Russland bei der Europameisterschaft 2016

Bei der Russischen Nationalmannschaft hatte man zunächst wieder einmal auf einen internationalen Trainer gesetzt, der mit der Mannschaft die Qualifikation für die Europameisterschaft in diesem Jahr schaffen sollte. Darüber hinaus geht es für Russland natürlich auch schon darum, eine möglichst schlagkräftige Mannschaft für die nächste Weltmeisterschaft im Jahre 2018 im eigenen Land aufzubauen.

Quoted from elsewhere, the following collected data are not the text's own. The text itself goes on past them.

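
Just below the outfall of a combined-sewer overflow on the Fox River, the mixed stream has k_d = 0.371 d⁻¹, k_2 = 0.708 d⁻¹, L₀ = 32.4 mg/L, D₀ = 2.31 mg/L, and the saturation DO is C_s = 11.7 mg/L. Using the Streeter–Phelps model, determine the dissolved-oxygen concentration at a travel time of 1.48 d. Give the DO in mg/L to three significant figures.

DO ≈ 2.80 mg/L

k_d L₀/(k_2−k_d) = 0.371×32.4/(0.708−0.371) = 12.02/0.3370 = 35.67 mg/L.
e^(−k_d t) = e^(−0.371×1.480) = 0.5775; e^(−k_2 t) = e^(−0.708×1.480) = 0.3507.
D = 35.67 × (0.5775 − 0.3507) + 2.31 × 0.3507 = 8.089 + 0.8101 = 8.899 mg/L.
DO = C_s − D = 11.7 − 8.899 = 2.801 mg/L.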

Unter dem italienischen Trainer lief es in der Qualifikation aber überhaupt nicht rund und daher übergab man zwischenzeitlich die Verantwortung an den russischen Coach Leonid Slutski von ZSKA Moskau. Dieser schaffte mit der Sbornaja dann durch vier Siege in Folge tatsächlich noch die Qualifikation für die EM 2016 in Frankreich.

Die Stars

Die russische Nationalmannschaft verfügt grundsätzlich über eine recht erfahrene Mannschaft, bei der es jedoch nicht unbedingt große Riesentalente oder absolute Topstars gibt. Darüber hinaus spielen viele Nationalspieler mittlerweile nicht im Ausland, weil es auch in der russischen Premier Liga richtig gute Verdienstmöglichkeiten gibt. Zu den bekanntesten Mannschaftsmitgliedern der Sbornaja zählt auf jeden Fall der Torwart Igor Akinfeev, der bei ZSKA Moskau unter Vertrag steht und durchaus ein Schlussmann von internationalem Format ist.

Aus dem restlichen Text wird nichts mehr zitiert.